The travelling carriage, which is a “carriole” – a sort of cross between a Jersey waggon and a barouche – has two occupants. One is a young lady of the whitest skin; the other a girl of the blackest. The former is the daughter of Woodley Poindexter – his only daughter. She of the sable complexion is the young lady’s handmaid.

The emigrating party is from the “coast” of the Mississippi – from Louisiana. The planter is not himself a native of this State – in other words a Creole; but the type is exhibited in the countenance of his son – still more in that fair face, seen occasionally through the curtains of the carriole, and whose delicate features declare descent from one of those endorsed damsels —filles à la casette– who, more than a hundred years ago, came across the Atlantic provided with proofs of their virtue – in the casket!

A grand sugar planter of the South is Woodley Poindexter; one of the highest and haughtiest of his class; one of the most profuse in aristocratic hospitalities: hence the necessity of forsaking his Mississippian home, and transferring himself and his “penates,” – with only a remnant of his “niggers,” – to the wilds of south-western Texas.

The sun is upon the meridian line, and almost in the zenith. The travellers tread upon their own shadows. Enervated by the excessive heat, the white horsemen sit silently in their saddles.

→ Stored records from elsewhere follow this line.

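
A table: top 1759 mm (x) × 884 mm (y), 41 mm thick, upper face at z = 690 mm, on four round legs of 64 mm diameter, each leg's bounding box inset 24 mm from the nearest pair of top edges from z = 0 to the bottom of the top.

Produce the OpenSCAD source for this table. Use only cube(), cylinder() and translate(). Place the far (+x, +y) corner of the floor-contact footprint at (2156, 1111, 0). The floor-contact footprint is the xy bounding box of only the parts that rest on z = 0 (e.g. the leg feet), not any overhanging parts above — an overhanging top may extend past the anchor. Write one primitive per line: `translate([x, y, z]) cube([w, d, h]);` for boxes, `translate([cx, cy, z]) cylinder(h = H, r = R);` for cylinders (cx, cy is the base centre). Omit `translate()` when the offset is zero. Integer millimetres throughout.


// leg_h = 690 - 41 = 649
translate([421, 251, 649]) cube([1759, 884, 41]);
translate([477, 307, 0]) cylinder(h = 649, r = 32);
translate([2124, 307, 0]) cylinder(h = 649, r = 32);
translate([477, 1079, 0]) cylinder(h = 649, r = 32);
translate([2124, 1079, 0]) cylinder(h = 649, r = 32);


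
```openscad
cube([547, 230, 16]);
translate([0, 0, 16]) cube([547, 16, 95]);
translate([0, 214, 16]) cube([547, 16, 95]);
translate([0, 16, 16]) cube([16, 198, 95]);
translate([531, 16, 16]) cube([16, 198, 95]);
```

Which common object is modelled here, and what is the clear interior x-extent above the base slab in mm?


An open box. The internal width is 515 mm.

A 547×230 base slab with four walls standing on it — an open box. The base is 547 mm wide and the walls are 16 mm thick, so the internal width is 547 − 2 × 16 = 515 mm.


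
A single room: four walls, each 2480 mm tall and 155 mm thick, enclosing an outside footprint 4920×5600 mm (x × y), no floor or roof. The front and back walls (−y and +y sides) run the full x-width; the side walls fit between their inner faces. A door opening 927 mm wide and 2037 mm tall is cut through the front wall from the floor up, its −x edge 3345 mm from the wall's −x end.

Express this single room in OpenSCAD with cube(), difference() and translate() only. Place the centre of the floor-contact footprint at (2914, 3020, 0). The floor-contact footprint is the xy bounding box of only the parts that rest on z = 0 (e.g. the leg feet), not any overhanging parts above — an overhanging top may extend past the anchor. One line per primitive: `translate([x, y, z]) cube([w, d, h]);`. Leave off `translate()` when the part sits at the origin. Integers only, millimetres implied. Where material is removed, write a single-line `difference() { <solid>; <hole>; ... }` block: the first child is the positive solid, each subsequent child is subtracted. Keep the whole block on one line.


difference() { translate([454, 220, 0]) cube([4920, 155, 2480]); translate([3799, 220, 0]) cube([927, 155, 2037]); }
translate([454, 5665, 0]) cube([4920, 155, 2480]);
translate([454, 375, 0]) cube([155, 5290, 2480]);
translate([5219, 375, 0]) cube([155, 5290, 2480]);


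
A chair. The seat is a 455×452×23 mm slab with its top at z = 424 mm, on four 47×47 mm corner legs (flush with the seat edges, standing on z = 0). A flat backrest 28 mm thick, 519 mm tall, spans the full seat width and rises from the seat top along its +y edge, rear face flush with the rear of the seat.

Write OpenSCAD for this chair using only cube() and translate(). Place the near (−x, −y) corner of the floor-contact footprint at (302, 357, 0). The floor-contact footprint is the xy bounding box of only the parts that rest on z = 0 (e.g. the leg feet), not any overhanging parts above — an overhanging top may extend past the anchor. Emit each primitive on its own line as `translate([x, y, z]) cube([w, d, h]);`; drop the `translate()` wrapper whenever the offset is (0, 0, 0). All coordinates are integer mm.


translate([302, 357, 401]) cube([455, 452, 23]);
translate([302, 357, 0]) cube([47, 47, 401]);
translate([710, 357, 0]) cube([47, 47, 401]);
translate([302, 762, 0]) cube([47, 47, 401]);
translate([710, 762, 0]) cube([47, 47, 401]);
translate([302, 781, 424]) cube([455, 28, 519]);


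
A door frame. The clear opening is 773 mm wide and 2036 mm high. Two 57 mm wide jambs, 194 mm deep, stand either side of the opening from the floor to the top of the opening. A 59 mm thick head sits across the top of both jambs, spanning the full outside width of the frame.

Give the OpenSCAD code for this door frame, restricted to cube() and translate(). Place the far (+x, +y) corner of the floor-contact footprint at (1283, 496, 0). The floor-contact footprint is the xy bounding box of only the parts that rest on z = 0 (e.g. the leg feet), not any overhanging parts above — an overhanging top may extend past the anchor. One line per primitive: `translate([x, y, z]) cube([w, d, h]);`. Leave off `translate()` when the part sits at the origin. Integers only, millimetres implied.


translate([396, 302, 0]) cube([57, 194, 2036]);
translate([1226, 302, 0]) cube([57, 194, 2036]);
translate([396, 302, 2036]) cube([887, 194, 59]);


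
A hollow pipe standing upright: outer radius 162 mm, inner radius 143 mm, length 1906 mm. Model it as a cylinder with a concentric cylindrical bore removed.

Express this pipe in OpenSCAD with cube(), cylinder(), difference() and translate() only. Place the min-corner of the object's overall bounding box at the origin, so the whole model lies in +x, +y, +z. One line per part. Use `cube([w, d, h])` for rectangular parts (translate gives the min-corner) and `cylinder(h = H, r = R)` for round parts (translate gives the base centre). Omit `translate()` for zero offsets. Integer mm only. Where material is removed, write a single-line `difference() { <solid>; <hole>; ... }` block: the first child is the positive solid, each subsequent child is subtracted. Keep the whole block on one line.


difference() { translate([162, 162, 0]) cylinder(h = 1906, r = 162); translate([162, 162, 0]) cylinder(h = 1906, r = 143); }


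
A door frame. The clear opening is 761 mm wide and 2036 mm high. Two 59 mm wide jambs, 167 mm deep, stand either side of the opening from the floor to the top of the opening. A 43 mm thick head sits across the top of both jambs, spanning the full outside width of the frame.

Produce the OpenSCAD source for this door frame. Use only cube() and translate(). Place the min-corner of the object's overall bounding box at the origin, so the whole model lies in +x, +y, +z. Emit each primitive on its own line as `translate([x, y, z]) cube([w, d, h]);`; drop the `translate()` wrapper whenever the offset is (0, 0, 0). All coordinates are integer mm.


cube([59, 167, 2036]);
translate([820, 0, 0]) cube([59, 167, 2036]);
translate([0, 0, 2036]) cube([879, 167, 43]);


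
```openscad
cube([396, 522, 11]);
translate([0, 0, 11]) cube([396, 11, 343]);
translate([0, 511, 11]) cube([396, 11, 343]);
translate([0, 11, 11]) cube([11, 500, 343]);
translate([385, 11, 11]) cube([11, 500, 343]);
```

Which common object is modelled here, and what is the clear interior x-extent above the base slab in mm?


An open box. The internal width is 374 mm.

A 396×522 base slab with four walls standing on it — an open box. The base is 396 mm wide and the walls are 11 mm thick, so the internal width is 396 − 2 × 11 = 374 mm.


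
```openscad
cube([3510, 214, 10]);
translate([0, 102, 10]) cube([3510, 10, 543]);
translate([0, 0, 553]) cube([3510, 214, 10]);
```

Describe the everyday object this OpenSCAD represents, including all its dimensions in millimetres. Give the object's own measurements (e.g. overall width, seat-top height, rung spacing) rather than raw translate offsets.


An I-beam lying along x, 3510 mm long. Overall section height 563 mm. Two flanges 214 mm wide (y) and 10 mm thick, one on the floor and one at the top; a web 10 mm thick runs between them, centred on the flange width.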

Even the dusky pedestrians, less sensible to its influence, have ceased their garrulous “gumbo;” and, in straggling groups, shamble listlessly along in the rear of the waggons.

The silence – solemn as that of a funereal procession – is interrupted only at intervals by the pistol-like crack of a whip, or the loud “wo-ha,” delivered in deep baritone from the thick lips of some sable teamster.

Slowly the train moves on, as if groping its way. There is no regular road. The route is indicated by the wheel-marks of some vehicles that have passed before – barely conspicuous, by having crushed the culms of the shot grass.

Notwithstanding the slow progress, the teams are doing their best. The planter believes himself within less than twenty miles of the end of his journey. He hopes to reach it before night: hence the march continued through the mid-day heat.